Der Fachmann machte deutlich, dass Ausgrabungen immer einen zerstörerischen Eingriff in ein Bodendenkmal bedeuten. Es gelte aber das kulturelle Erbe möglichst unbeschädigt der Nachwelt zu überlassen. Insbesondere das Unwesen sogenannter Schatzgräber sorge dafür, dass wichtige Befunde für immer verloren gingen. Heute stünden der Denkmalpflege ganz andere Untersuchungsmethoden zur Verfügung, als etwa vor 100 Jahren. In der Zukunft werde es sicher noch aussagekräftigere geben, als uns heute bewusst sei.
Obst stellte exemplarisch solche geophysikalischen Untersuchungsmethoden vor. Seit langem bekannt ist sicher die Luftbild-Archäologie, die beispielweise durch Veränderungen im Bewuchs Mauerreste deutlich werden lassen. Mit Laserscan-Untersuchungen, wie sie sich auch im Geoportal Bayernatlas des Landesamts für Digitalisierung finden, kann man aussagekräftige Geländemodelle gewinnen.
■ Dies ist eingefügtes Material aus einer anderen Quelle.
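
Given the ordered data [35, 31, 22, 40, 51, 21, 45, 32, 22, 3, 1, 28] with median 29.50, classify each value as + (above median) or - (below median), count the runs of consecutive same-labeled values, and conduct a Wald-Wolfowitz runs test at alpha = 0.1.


Step 1: Compute median = 29.50; label A = above, B = below.
Labels in order: AABAABAABBBB  (n_A = 6, n_B = 6)
Step 2: Count runs R = 6.
Step 3: Under H0 (random ordering), E[R] = 2*n_A*n_B/(n_A+n_B) + 1 = 2*6*6/12 + 1 = 7.0000.
        Var[R] = 2*n_A*n_B*(2*n_A*n_B - n_A - n_B) / ((n_A+n_B)^2 * (n_A+n_B-1)) = 4320/1584 = 2.7273.
        SD[R] = 1.6514.
Step 4: Continuity-corrected z = (R + 0.5 - E[R]) / SD[R] = (6 + 0.5 - 7.0000) / 1.6514 = -0.3028.
Step 5: Two-sided p-value via normal approximation = 2*(1 - Phi(|z|)) = 0.762069.
Step 6: alpha = 0.1. fail to reject H0.

R = 6, z = -0.3028, p = 0.762069, fail to reject H0.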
Im Speziellen gehe es aber darum, dort wo etwa mündliche Überlieferung, Archivalien oder Flurnamen auf die Möglichkeit von Bodendenkmälern hinwiesen, mit Methoden wie der Magnetometrie, der elektrischen Widerstandsprospektion oder einem Bodenradar zu Erkenntnissen zu kommen. Sie stellen sich in Bildgebungen dar und sind dann vom Experten aus der Erfahrung, aus dem Vergleich zu anderen Befunden und im Zusammenwirken mit anderen historischen Erkenntnissen zu interpretieren. Ehrenamtliche seien auf diesem Weg wichtige Anstoßgeber, Hilfskräfte wie auch Forscherinnen und Forscher.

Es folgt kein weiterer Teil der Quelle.